年配のアコースティック・ジャズ・ファンの中には、超面倒臭いことを言ってくる人が多いと思いませんか?

「セロニアス・モンクの良さが理解できなければジャズを語る資格はない」
「エレクトリック化したマイルスは聴くに値しない」

新しい音楽スタイルに聴くべきものが無いということにしておけば、「私はジャズに詳しい!」と鼻高々でいられるからかもしれません。

「オッ!いいね!」と感じる新しい曲を聴かせても、聴かなかったことにしようとします。自慢できる自分のアイデンティティが、壊されるのが怖いのかもしれません。

ビジネスシーンでも同じ現象が起こっていて、年配社員は、自分が知らない新しい概念に対しては、まず否定から入る傾向が強いのです。
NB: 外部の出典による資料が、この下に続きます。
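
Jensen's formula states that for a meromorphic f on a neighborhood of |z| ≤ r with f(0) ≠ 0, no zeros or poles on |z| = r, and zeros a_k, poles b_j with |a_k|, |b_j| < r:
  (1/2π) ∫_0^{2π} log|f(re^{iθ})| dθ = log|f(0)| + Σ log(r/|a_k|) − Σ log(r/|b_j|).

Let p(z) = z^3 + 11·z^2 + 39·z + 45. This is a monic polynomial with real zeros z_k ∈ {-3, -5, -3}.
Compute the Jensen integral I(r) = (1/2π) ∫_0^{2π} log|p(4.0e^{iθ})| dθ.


Zeros: -5, -3, -3; r = 4.0.
Inside |z| < r: -3, -3. Outside (|z| ≥ r): -5.
p(0) = 45, so log|p(0)| = log(45) = 3.8067.
Apply Jensen: I(r) = log|p(0)| + Σ_k log(r/|z_k|), summed over zeros inside |z| < r.
  log(r/|z_k|) for z_k = -3: log(4.0/3) = 0.2877
  log(r/|z_k|) for z_k = -3: log(4.0/3) = 0.2877
  Outside zeros (-5) contribute nothing to the Jensen sum.
Sum over inside zeros: 0.5754.
I(r) = log|p(0)| + (inside sum) = 3.8067 + 0.5754 = 4.3820.
Note: since some zeros are outside |z| ≤ r, the simplified n·log(r) form does NOT apply — only the inside zeros contribute.

I(r) ≈ 4.3820.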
黒人音楽を題材としたビジネスパーソン向け教材が必要な理由


「学ぶ」「働く」「遊ぶ」という区別してしまうことの無意味さを感じています。「遊び」は夢中になれますが、詰め込み式の勉強は面白くありません。同じパターンの繰り返しでしかない「仕事」は退屈です。

「これは仕事だ!遊びじゃないぞ」
「会社には遊びに来ていのでないないぞ」

と先輩社員が注意する気持ちが理解できないわけではありませんが、誰が決めたかわからない枠に当てはめてしまうこと自体が思考停止でイノベーションは創出できないのではないでしょうか?

楽しく夢中になれるからクリエイティブな発想ができるはずです。

「好きこそものの上手なれ」という言葉があります。
私にとっては、興味がある自分が好きな黒人音楽に関連することを調べれば調べるほど「なぜ?」「なぜ?」「なぜ?」と素朴な疑問が浮かんできて、歴史も含む多くのことが学べました。

偏った考え方かもしれませんが、「ダイバーシティ」「ジェンダー平等」「LGBTQ」などのルーツを勉強できて、映像、音源そして多くの文献が残っているアメリカン・ミュージックの史実を基に、誰もが参加できるデスカッションの素材として「黒人音楽」は最適なのではないかと考えています。

既に準備しているデスカッション・テーマの一部をご参考まで

「Strange Fruit(奇妙な果実)」は関係者にどんな変化をもたらしたのか?




「モダン・ジャズの帝王」も苦しんだ人種差別とアンビバレンス



50年代のロックロール・ブームはアメリカの闇を暴き出した



映像、音楽、テキスト、グループワークが連動したビジネス・パーソン向けプログラムを実現したいと思います。